I published an article The Crimes and Punishments of Michael McLaughlin in CommonWealth Magazine the other day that I hope you will read. Here are some key points and additions to it.

One aspect of the case I find very troubling is that the Office of U.S. Attorney Carmen Ortiz traded a recommendation of no time or minimal time for McLaughlin because he is willing to offer evidence, apparently about illegal fund-raising practices involving Lieutenant Governor Tim Murray. That is pretty standard stuff for a prosecutor’s office, to trade a lighter sentence in exchange for a bigger fish. But here is my problem, as stated in The Crimes and Punishments of Michael McLaughlin:

When asked by US District Court Judge Douglas Woodlock what McLaughlin’s motive was, the assistant US attorney replied, “It was money.” Contrast the outcome here with what the late Aaron Swartz was facing from Ortiz’s office: six months in prison for making public academic papers. His motive was free access to information, not to score pelf. Apparently greed is good. Alas, Swartz had no pol to trade.

This is justice?

Another thing that makes me uneasy is that the U.S. Attorney’s Office seems focused on McLaughlin’s crime of illegal fund-raising practices and ignores his sin of diverting money meant for the poor and vulnerable tenants of Chelsea (Sister Margaret of the Angels, my first grade principal back at Blessed Sacrament School, would be proud to see me make this distinction). Isn’t stealing millions of taxpayer dollars intended for the poor worthy of prosecution and serious time?  I’m ambivalent about this because money is the main reason our democracy is in such parlous condition. But the problem is a global one and not one any U.S. Attorney can influence in any meaningful manner. Anyway what you can do legally with fund-raising dwarfs anything you can do illegally.

Then there is the nagging concern that prosecutors are willing to trade quite a lot to get a pol or other high-profile person.

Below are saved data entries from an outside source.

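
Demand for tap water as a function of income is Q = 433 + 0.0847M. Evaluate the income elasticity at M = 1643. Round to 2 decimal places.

At M = 1643: Q = 572.162.
dQ/dM = 0.0847.
η = (dQ/dM)·(M/Q) = 0.0847 × (1643/572.162) = 0.24.

0.24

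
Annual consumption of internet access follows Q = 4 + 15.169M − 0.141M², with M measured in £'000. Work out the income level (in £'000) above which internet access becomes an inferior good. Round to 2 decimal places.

53.79

dQ/dM = 15.169 − 0.282M.
The good is inferior where dQ/dM < 0. Setting dQ/dM = 0 gives M = 15.169 / 0.282 = 53.79.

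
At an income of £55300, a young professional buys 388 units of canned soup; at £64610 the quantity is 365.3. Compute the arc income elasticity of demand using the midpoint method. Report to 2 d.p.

-0.39

ΔQ = 365.3 − 388 = -22.7; midpoint Q̄ = (388 + 365.3)/2 = 376.65.
ΔI = 64610 − 55300 = 9310; midpoint Ī = (55300 + 64610)/2 = 59955.
η = (ΔQ/Q̄) ÷ (ΔI/Ī) = (-22.7/376.65) ÷ (9310/59955) = -0.39.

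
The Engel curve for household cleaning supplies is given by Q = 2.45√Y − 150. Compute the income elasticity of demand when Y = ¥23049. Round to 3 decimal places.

At Y = 23049: Q = 221.956.
dQ/dY = 2.45/(2√Y) = 0.00806882 at this income.
η = (dQ/dY)·(Y/Q) = 0.00806882 × (23049/221.956) = 0.838.

0.838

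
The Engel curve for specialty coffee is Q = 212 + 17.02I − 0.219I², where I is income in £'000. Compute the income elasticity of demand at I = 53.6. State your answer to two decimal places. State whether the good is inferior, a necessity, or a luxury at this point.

At I = 53.6: Q = 495.0938.
dQ/dI = 17.02 − 0.438I = -6.45680.
η = (dQ/dI)·(I/Q) = -6.45680 × (53.6/495.0938) = -0.70.
η < 0 ⇒ inferior good.

-0.70 (inferior good)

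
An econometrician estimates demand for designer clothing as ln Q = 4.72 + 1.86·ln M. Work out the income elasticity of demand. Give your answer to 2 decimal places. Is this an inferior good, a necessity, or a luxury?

In a log-linear demand, the coefficient on ln M is the income elasticity.
So η = 1.86.
η > 1 ⇒ luxury.

1.86 (luxury)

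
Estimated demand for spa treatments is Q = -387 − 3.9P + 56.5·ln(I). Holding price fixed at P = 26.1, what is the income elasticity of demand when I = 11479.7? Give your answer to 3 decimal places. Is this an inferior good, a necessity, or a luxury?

At P = 26.1, I = 11479.7: Q = 39.391.
Holding P constant, ∂Q/∂I = 56.5/I = 0.00492173.
η_I = (∂Q/∂I)·(I/Q) = 0.00492173 × (11479.7/39.391) = 1.434.
Since η > 1, this is a luxury.

1.434 (luxury)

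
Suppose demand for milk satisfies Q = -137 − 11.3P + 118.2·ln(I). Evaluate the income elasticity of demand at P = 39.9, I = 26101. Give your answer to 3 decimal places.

0.192

At P = 39.9, I = 26101: Q = 614.192.
Holding P constant, ∂Q/∂I = 118.2/I = 0.00452856.
η_I = (∂Q/∂I)·(I/Q) = 0.00452856 × (26101/614.192) = 0.192.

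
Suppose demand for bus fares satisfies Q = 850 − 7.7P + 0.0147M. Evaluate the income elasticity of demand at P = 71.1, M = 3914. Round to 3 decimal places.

0.160

At P = 71.1, M = 3914: Q = 360.066.
Holding P constant, ∂Q/∂M = 0.0147.
η_M = (∂Q/∂M)·(M/Q) = 0.0147 × (3914/360.066) = 0.160.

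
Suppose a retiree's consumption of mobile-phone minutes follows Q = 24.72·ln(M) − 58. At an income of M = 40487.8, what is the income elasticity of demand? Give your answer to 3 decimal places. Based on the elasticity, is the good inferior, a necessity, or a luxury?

0.121 (necessity)

At M = 40487.8: Q = 204.248.
dQ/dM = 24.72/M = 0.000610554 at this income.
η = (dQ/dM)·(M/Q) = 0.000610554 × (40487.8/204.248) = 0.121.
Since 0 < η < 1, the good is a necessity.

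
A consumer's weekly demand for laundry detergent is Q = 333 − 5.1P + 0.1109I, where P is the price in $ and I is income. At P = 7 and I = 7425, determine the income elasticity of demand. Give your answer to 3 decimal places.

At P = 7, I = 7425: Q = 1120.733.
Holding P constant, ∂Q/∂I = 0.1109.
η_I = (∂Q/∂I)·(I/Q) = 0.1109 × (7425/1120.733) = 0.735.

0.735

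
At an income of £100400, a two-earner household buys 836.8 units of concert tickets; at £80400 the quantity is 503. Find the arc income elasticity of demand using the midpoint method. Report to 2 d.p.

ΔQ = 503 − 836.8 = -333.8; midpoint Q̄ = (836.8 + 503)/2 = 669.9.
ΔI = 80400 − 100400 = -20000; midpoint Ī = (100400 + 80400)/2 = 90400.
η = (ΔQ/Q̄) ÷ (ΔI/Ī) = (-333.8/669.9) ÷ (-20000/90400) = 2.25.

2.25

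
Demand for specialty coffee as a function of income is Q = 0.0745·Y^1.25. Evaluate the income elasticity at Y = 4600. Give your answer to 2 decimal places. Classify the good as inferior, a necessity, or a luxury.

For Q = A·Y^β the income elasticity is constant and equal to β.
Here β = 1.25, so η = 1.25.
Since η > 1, the good is a luxury.

1.25 (luxury)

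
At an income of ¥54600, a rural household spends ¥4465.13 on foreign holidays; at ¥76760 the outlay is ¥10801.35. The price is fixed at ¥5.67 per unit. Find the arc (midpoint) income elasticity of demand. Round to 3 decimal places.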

That is how ambitious prosecutors get to move up – see Bill Weld, or Rudy Giuliani, or Eliot Switzer (hey, actually the last two prosecuted Wall St. figures – whatever happened to that?)

I’ve also recently posted about the value of the Tim Cahill prosecution by the Office of Attorney General Martha Coakley, which I would estimate as approximately zero (on the high side).

Years ago when I was a young attorney my firm represented a fellow named Bob who was a bag man for some local interests. Bob and a co-defendant were indicted for a scheme involving payments to public employees and we went to trial. Our client was old and he had only recently been released from prison in a similar case. He was stone cold guilty but the U.S. Attorney didn’t have a case against the co-defendant, so they came to Bob with a deal: give us the other guy and we’ll go light on you. Bob said ‘No, I can’t give you him; he didn’t do anything and didn’t understand what I was up to at all.’ The other fellow was found not guilty and Bob was found guilty, and back he went to federal prison.

I’ve always admired Bob for that. And I bet Tim Murray wishes he was dealing with Bob and not Michael McLaughlin.